I agree... smaller sts should handle that problem.

Onebyone 01-05-2024 01:23 PM

You can do a backstitch at the start and end of each seam. I use a 1.5 stitch length. If I make a mistake usually make another unit or piece before I spend time picking out a seam. I save the wrong sewed one and if I need extra then I will use the seam ripper.

mkc 01-05-2024 03:42 PM


Originally Posted by Onebyone (Post 8630880)
You can do a backstitch at the start and end of each seam.

Unfortunately, that's not going to help since OP mentions


The directions are to do strip piecing and then to cut the strips into pieces of various lengths. This makes for a savings of time in assembly of the quilt. I find that the stitching seems to come out on the edges of the pieces that I have cut.
OP is cutting pieces AFTER stitching, so backstitching or lockstitching at the start/end of sewing two strips won't help for the edges where the strips get cut into sub-units.
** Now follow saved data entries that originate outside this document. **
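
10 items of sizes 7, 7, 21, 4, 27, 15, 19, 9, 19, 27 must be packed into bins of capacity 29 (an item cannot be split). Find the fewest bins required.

Total = 27 + 27 + 21 + 19 + 19 + 15 + 9 + 7 + 7 + 4 = 155.
Lower bound: ⌈155/29⌉ = 6 bins.
A packing using 6 bins:
  bin 1: 27 = 27
  bin 2: 27 = 27
  bin 3: 21 + 7 = 28
  bin 4: 19 + 9 = 28
  bin 5: 19 + 7 = 26
  bin 6: 15 + 4 = 19
This matches the lower bound, so 6 is optimal.

6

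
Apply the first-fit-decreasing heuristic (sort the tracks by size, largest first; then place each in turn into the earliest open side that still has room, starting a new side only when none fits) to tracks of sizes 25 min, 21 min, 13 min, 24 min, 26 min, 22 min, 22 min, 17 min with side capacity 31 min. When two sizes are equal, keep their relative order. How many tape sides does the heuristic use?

7

Sorted descending: 26, 25, 24, 22, 22, 21, 17, 13.
  26 → side 1 (new)  [load 26/31]
  25 → side 2 (new)  [load 25/31]
  24 → side 3 (new)  [load 24/31]
  22 → side 4 (new)  [load 22/31]
  22 → side 5 (new)  [load 22/31]
  21 → side 6 (new)  [load 21/31]
  17 → side 7 (new)  [load 17/31]
  13 → side 7  [load 30/31]
7 tape sides opened.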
sewingpup 01-05-2024 07:19 PM


Originally Posted by mkc (Post 8630893)
Unfortunately, that's not going to help since OP mentions



OP is cutting pieces AFTER stitching, so backstitching or lockstitching at the start/end of sewing two strips won't help for the edges where the strips get cut into sub-units.

then the best solution is to use a smaller stitch and handle pieces gently

carolaug 01-13-2024 05:34 AM

use a smaller stitch - Thank you for the person who mentioned using a glue stick on the ends...Awesome idea!!!